Notes on Variability of Stock Market Returns
Posted in Volatility Effects
January 19, 2007
How should the variability of stock market returns shape the outlooks of short-term traders and long-term investors? How strong is the tailwind of the general drift upward in stock prices? How powerful is the turbulence of variability? Does the tailwind ever overpower the turbulence? Using weekly adjusted closing data for the S&P 500 index during 1950-2006 (57 years), we find that:
The following chart presents three statistics for random S&P 500 index entry points with varying holding periods from four weeks to 208 weeks (four years) during 1950-2006. The chart shows that:
(1) The likelihood of having a gain in the index ranges from about 60% for the average four-week holding period to around 85% for average holding periods of three to four years. (For the average one-week holding period, the probability of gain is about 57%. The probability of gain for shorter and shorter holding periods trends down toward 50%.)

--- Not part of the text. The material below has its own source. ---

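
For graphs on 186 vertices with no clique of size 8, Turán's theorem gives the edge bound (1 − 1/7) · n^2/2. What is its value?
Turán density bound = (6/7) · 186^2/2 = 103788/7 ≈ 14826.8571

Turán's theorem: ex(n, K_{r+1}) is achieved by the complete r-partite Turán graph T(n, r) with parts as balanced as possible, and is at most (1 − 1/r) · n^2/2. For r = 7, n = 186: the density bound is (6/7) · 34596/2 = 103788/7 ≈ 14826.8571. The integer-valued extremum is e(T(186, 7)) = 14826, which is strictly less than the density bound 103788/7 since 7 ∤ 186 (the parts of T(186, 7) cannot all be equal).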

(2) The mean return ranges from less than 1% for four-week holding periods to nearly 40% for four-year (208-week) holding periods.
(3) The standard deviation of returns is mostly higher, but over the long haul increases more slowly, than the mean return. The mean crosses above the standard deviation as holding periods approach four years. Said differently, turbulence swamps the tailwind for short holding periods, but not for long holding periods.

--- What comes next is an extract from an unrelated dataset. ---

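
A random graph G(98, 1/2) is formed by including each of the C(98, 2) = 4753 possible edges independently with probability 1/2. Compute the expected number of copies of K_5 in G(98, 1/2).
E[# K_5] = C(98, 5) · (1/2)^C(5, 2) = 67910864 / 2^10 = 4244429/64 = 66319.203125

For each 5-subset S of vertices (there are C(98, 5) = 67910864 such S), let X_S = 1 if S induces a K_5 (all C(5, 2) = 10 edges present). Then P(X_S = 1) = (1/2)^10 = 1/1024. By linearity of expectation, E[# K_5] = C(98, 5) · (1/2)^10 = 67910864 / 1024 = 4244429/64 = 66319.203125.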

The next chart focuses on the mean return for random S&P 500 index entry points with varying holding periods during 1950-2006, with error bars one standard deviation (one sigma) above and below the mean. The chart shows that:
(1) For short holding periods, one sigma confidence intervals have a significant proportion of losses.

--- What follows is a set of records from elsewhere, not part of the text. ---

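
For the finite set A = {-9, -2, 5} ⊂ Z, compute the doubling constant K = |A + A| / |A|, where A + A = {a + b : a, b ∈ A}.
K = |A + A| / |A| = 5/3

Enumerate A + A = {a + b : a, b ∈ A}. With |A| = 3, there are |A|^2 = 9 ordered sum pairs; collecting distinct values, A + A = {-18, -11, -4, 3, 10}, so |A + A| = 5. Thus K = 5/3. Here |A + A| = 2|A| − 1 = 5, the minimum possible — so K = 5/3 is minimal, which holds iff A is an arithmetic progression.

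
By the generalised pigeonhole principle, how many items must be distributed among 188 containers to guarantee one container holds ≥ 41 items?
n = (41 − 1)·188 + 1 = 7521

By the generalised pigeonhole principle, to guarantee some box contains ≥ r objects we need more than (r − 1) · k objects total. Threshold: n = (r − 1) · k + 1. With r = 41 and k = 188: n = 40 · 188 + 1 = 7520 + 1 = 7521. For n = 7520 = 40 · 188, we can put exactly 40 objects in every box, avoiding 41 in any single one — so 7521 is tight.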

(2) For long holding periods, one sigma confidence intervals have a very small proportion of losses. In fact, one sigma confidence intervals for holding periods 188 weeks and longer have no losses. For higher confidence levels, however, no-loss holding periods would be longer.
If returns were normally distributed, these error ranges would represent 68% confidence intervals (returns for 68% of a large sample of randomly selected entry points for each holding period would fall within the error ranges). However, these returns are likely not normally distributed (probably more fat-tailed and skewed), so a one-sigma confidence interval equates to a confidence somewhat different from 68%. The “Probability of Gain” graph above indicates a higher level than 68%.
The final chart displays two additional statistics for random S&P 500 index entry points with varying holding periods during 1950-2006. The chart shows that:
(1) The ratio of the mean return to the standard deviation (return per unit of risk, something like the Sharpe ratio), increases steadily from below 0.20 (turbulence >> tailwind) for four-week holding periods to over 1.00 (turbulence ~ tailwind) for four-year holding periods. (For the average one-week holding period, the ratio is about 0.09.)
(2) However, the number of independent observations across the entire sample falls quickly (initially much faster than the ratio of mean to standard deviation rises) as the holding period lengthens. For four-year holding periods, the number of independent observations is only 14, indicating low reliability for out-of-sample inference. This decline in reliability undermines the apparent comfort of long holding periods.
Note that this 57-year sample contains a fairly small number of business cycles (about ten expansions and recessions). From the perspective that the upward drift in aggregate stock prices is closely related to business cycle characteristics, the sample is very small and the statistics of low reliability. Frustratingly, changes in the financial environment (regulations, risk management techniques, technology) probably diminish the predictive power of old business cycles. In general, the evolution of economic (and other social) systems clashes with the statistical appetite for large samples.
In summary, results suggest that raw statistics favor long-term investors.
Also, stock market forecasters should probably forecast infrequently (at long horizons) and always bullishly to maximize their accuracy rates.